Toda notícia ou informe que chegava, tentavamos fazer a confirmação, pedindo o BO ou consultando o centro de inteligência respectivo.

Então, algo que estava arraigado ali na SEOPI era essa relação do PT com compra de votos, e sempre comentávamos sobre isso.”

“Por isso, na conversa do grupo, eu comentei sobre alguns lugares em que o Lula havia ganhado e que precisava ser reforçado, diante da existência de informes de compra de votos nesses locais e da preocupação sempre externada pelo Ministro”, detalhou Marília.

Intenção de ligar o PT às facções criminosas

O texto aponta, ainda, que “havia uma certa pressão para que eu fizesse um relatório que indicasse a relação do PT com facções criminosas, pois havia alguns indicativos disso, mas não fizemos porque não havia comprovação”.

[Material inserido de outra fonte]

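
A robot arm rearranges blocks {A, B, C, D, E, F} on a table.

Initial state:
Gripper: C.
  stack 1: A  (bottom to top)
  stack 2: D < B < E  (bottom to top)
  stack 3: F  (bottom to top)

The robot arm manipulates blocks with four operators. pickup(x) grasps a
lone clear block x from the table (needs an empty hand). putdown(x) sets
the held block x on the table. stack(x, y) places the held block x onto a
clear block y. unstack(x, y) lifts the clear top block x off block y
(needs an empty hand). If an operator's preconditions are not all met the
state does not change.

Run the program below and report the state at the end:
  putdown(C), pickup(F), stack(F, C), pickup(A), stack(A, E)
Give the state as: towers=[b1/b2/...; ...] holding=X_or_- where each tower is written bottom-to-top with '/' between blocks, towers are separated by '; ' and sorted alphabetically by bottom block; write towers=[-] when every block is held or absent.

step 1 (putdown(C)): towers=[A; C; D/B/E; F] holding=-
step 2 (pickup(F)): towers=[A; C; D/B/E] holding=F
step 3 (stack(F, C)): towers=[A; C/F; D/B/E] holding=-
step 4 (pickup(A)): towers=[C/F; D/B/E] holding=A
step 5 (stack(A, E)): towers=[C/F; D/B/E/A] holding=-

towers=[C/F; D/B/E/A] holding=-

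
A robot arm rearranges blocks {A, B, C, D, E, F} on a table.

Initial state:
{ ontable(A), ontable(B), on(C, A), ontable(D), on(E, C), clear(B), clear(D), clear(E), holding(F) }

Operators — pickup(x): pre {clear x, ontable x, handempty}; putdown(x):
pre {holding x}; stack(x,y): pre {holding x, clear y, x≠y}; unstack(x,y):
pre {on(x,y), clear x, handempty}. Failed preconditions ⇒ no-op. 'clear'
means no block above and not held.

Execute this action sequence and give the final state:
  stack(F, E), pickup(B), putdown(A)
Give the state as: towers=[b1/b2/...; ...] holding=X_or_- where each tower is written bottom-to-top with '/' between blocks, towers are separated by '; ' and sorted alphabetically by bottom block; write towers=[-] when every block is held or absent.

step 1 (stack(F, E)): towers=[A/C/E/F; B; D] holding=-
step 2 (pickup(B)): towers=[A/C/E/F; D] holding=B
step 3 (putdown(A)) [no-op]: towers=[A/C/E/F; D] holding=B

towers=[A/C/E/F; D] holding=B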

Marília escreveu também ter percebido que “o Márcio (Nunes, ex-diretor geral da PF) não queria cumprir a determinação dele [Torres], e acabou não cumprindo, pois os planejamentos não foram seguidos”.

Por conta disso, segundo a delegada, Torres chegou a comentar que, caso Bolsonaro fosse reeleito, trocaria o diretor-geral da Polícia Federal, porque, apesar de “gostar muito do Márcio”, o ministro considerava que ele “não era uma pessoa muito firme para aquele momento”.

Por outro lado, o texto de Marília não detalha a atuação da PRF na trama, mas a intenção de focar em ações policiais no Nordeste, com aumento do efetivo, especialmente na Bahia, coincide com as acusações feitas contra a corporação, de tentar obstruir as eleições com blitze realizadas na região.

Anderson Torres, inclusive, chegou a viajar à Bahia dias antes do segundo turno.

Com essa descoberta, o parecer da relatora, senadora Eliziane Gama (PSD-MA), na CPMI, deve mirar no ex-diretor da PRF, Silvinei Vasques e nas operações no Nordeste, no segundo turno das eleições do ano passado, segundo fontes da base do governo que conversaram com o Correio.

Marília chegou a ser convocada a depor na comissão no dia 12 de setembro, mas um habeas corpus concedido pelo ministro Nunes Marques, do Supremo Tribunal Federal (STF), desobrigou a delegada da PF de comparecer.